Она снова грустно покачала головой. — Нет, это было Второе июля — петарды, ракеты, стрельба в воздух… Ли и Адамс…
— Второе июля — что-то припоминаю. Ладно, отложим это на минуту. Теперь скажите мне, где мы: этот ваш город — просто точка на карте, там, откуда я.
Она покачала головой в третий раз. Это входило у нее в привычку.
— Уин, я помогу, чем смогу, даже если для этого придется играть в глупые игры. Лапорт — это очень даже не точка.
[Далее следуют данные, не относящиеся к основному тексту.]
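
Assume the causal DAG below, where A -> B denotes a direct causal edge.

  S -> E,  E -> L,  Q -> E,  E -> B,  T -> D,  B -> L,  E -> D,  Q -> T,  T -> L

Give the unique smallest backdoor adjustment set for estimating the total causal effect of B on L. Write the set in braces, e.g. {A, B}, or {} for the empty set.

Variables eligible for adjustment (non-descendants of B, excluding B and L): {D, E, Q, S, T}.
Backdoor paths from B to L:
  P1: B <- E <- Q -> T -> L
  P2: B <- E -> D <- T -> L
  P3: B <- E -> L
The empty set is not sufficient: P1 (B <- E <- Q -> T -> L) has no collider blocking it and no conditioned non-collider, so it is open.
Try {E}:
  P1: blocked at chain node E ∈ conditioning set.
  P2: blocked at fork node E ∈ conditioning set.
  P3: blocked at fork node E ∈ conditioning set.
{E} contains no descendant of B and blocks every backdoor path.
No other singleton works — e.g. {Q} leaves P3 open — so {E} is the unique smallest valid adjustment set.

{E}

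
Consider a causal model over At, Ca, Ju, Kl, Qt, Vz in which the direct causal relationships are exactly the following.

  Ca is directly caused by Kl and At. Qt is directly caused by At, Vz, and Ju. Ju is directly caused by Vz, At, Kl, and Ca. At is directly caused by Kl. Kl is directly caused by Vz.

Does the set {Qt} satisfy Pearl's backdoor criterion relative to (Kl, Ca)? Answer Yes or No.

No

Backdoor paths from Kl to Ca (paths whose first edge points into Kl):
  P1: Kl <- Vz -> Ju <- At -> Ca
  P2: Kl <- Vz -> Ju <- Ca
  P3: Kl <- Vz -> Ju -> Qt <- At -> Ca
  P4: Kl <- Vz -> Qt <- At -> Ca
  P5: Kl <- Vz -> Qt <- At -> Ju <- Ca
  P6: Kl <- Vz -> Qt <- Ju <- At -> Ca
  P7: Kl <- Vz -> Qt <- Ju <- Ca
Condition 1 (no descendant of Kl in the set): FAILS — Qt is a descendant of Kl.
Condition 2 (every backdoor path blocked by {Qt}):
  P1: open — collider(s) Ju are conditioned on (or have a conditioned descendant) and no non-collider on the path is in the set.
  P2: open — collider(s) Ju are conditioned on (or have a conditioned descendant) and no non-collider on the path is in the set.
  P3: open — collider(s) Qt are conditioned on (or have a conditioned descendant) and no non-collider on the path is in the set.
  P4: open — collider(s) Qt are conditioned on (or have a conditioned descendant) and no non-collider on the path is in the set.
  P5: open — collider(s) Qt, Ju are conditioned on (or have a conditioned descendant) and no non-collider on the path is in the set.
  P6: open — collider(s) Qt are conditioned on (or have a conditioned descendant) and no non-collider on the path is in the set.
  P7: open — collider(s) Qt are conditioned on (or have a conditioned descendant) and no non-collider on the path is in the set.
{Qt} does not satisfy the backdoor criterion.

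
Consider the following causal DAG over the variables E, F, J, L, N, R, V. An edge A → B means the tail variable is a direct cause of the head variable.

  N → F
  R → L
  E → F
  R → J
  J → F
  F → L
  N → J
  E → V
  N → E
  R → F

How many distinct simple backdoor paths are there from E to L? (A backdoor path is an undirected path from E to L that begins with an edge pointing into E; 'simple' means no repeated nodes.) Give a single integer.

7

A backdoor path from E to L is any simple undirected path whose first edge points into E (i.e. leaves E via a parent).
Parents of E: {N}.
Enumerating:
  P1: E <- N -> J <- R -> F -> L
  P2: E <- N -> J <- R -> L
  P3: E <- N -> J -> F <- R -> L
  P4: E <- N -> J -> F -> L
  P5: E <- N -> F <- R -> L
  P6: E <- N -> F <- J <- R -> L
  P7: E <- N -> F -> L
That exhausts the simple backdoor paths. Count: 7.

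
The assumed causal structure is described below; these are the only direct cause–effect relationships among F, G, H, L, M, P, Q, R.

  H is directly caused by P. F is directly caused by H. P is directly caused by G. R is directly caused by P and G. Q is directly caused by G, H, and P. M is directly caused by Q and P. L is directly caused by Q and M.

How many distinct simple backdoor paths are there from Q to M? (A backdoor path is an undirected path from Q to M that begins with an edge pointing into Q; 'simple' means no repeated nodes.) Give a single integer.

4

A backdoor path from Q to M is any simple undirected path whose first edge points into Q (i.e. leaves Q via a parent).
Parents of Q: {G, H, P}.
Enumerating:
  P1: Q <- G -> P -> M
  P2: Q <- G -> R <- P -> M
  P3: Q <- P -> M
  P4: Q <- H <- P -> M
That exhausts the simple backdoor paths. Count: 4.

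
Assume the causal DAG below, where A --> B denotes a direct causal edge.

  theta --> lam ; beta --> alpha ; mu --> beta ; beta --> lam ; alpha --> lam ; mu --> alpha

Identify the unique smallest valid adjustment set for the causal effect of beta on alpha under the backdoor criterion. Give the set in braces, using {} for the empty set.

Variables eligible for adjustment (non-descendants of beta, excluding beta and alpha): {mu, theta}.
Backdoor paths from beta to alpha:
  P1: beta <- mu -> alpha
The empty set is not sufficient: P1 (beta <- mu -> alpha) has no collider blocking it and no conditioned non-collider, so it is open.
Try {mu}:
  P1: blocked at fork node mu ∈ conditioning set.
{mu} contains no descendant of beta and blocks every backdoor path.
No other singleton works — e.g. {theta} leaves P1 open — so {mu} is the unique smallest valid adjustment set.

{mu}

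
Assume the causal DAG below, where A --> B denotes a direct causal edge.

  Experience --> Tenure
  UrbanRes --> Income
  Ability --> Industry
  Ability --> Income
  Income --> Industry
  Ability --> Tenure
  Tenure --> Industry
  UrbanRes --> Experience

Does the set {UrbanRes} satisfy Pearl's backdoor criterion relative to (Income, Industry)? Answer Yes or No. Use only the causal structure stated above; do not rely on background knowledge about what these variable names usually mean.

Backdoor paths from Income to Industry (paths whose first edge points into Income):
  P1: Income <- UrbanRes -> Experience -> Tenure <- Ability -> Industry
  P2: Income <- UrbanRes -> Experience -> Tenure -> Industry
  P3: Income <- Ability -> Tenure -> Industry
  P4: Income <- Ability -> Industry
Condition 1 (no descendant of Income in the set): holds — descendants of Income are {Industry}; none are in {UrbanRes}.
Condition 2 (every backdoor path blocked by {UrbanRes}):
  P1: blocked at fork node UrbanRes ∈ conditioning set.
  P2: blocked at fork node UrbanRes ∈ conditioning set.
  P3: open — no interior node is in the conditioning set.
  P4: open — no interior node is in the conditioning set.
{UrbanRes} does not satisfy the backdoor criterion.

No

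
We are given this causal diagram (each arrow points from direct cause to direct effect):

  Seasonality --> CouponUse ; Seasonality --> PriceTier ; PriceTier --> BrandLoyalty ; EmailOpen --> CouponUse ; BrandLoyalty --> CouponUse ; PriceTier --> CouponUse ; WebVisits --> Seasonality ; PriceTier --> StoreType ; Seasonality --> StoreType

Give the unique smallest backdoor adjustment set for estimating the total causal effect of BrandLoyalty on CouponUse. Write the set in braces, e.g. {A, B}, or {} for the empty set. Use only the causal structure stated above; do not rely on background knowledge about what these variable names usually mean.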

Один из крупнейших городов Северо-Американской Конфедерации. В…
— Стоп! Конфедерации? Дайте-ка подумать — кто победил в Гражданской войне?
— Гражданской войне? — она моргнула; по крайней мере, это была смена обстановки после качания головой. — Вы же не имеете в виду эту страну, если только не считать «Восстание из-за виски»…
— Я имею в виду Войну между Штатами — тарифы и рабство, Ли и Грант, Линкольн и Джефферсон Дэвис? 1861-й по 1865-й. Линкольна убивают в конце — очень грустно.
Кларисса выглядела очень опечаленной, на ее лице было написано «систематический бред».
— Уин, я не знаю, о чем вы говорите. Во-первых, рабство было отменено в 44-м Г.С., очень мирно, благодаря Томасу Джефферсону…
— Томасу Джефферсону?
— А во-вторых, я не узнала те имена, которые вы выпалили. Кроме Джефферсона Дэвиса. Он был Президентом — нет, тогда это были бы Старые Соединенные Штаты — о, я просто не могу вспомнить! Он был не очень важным.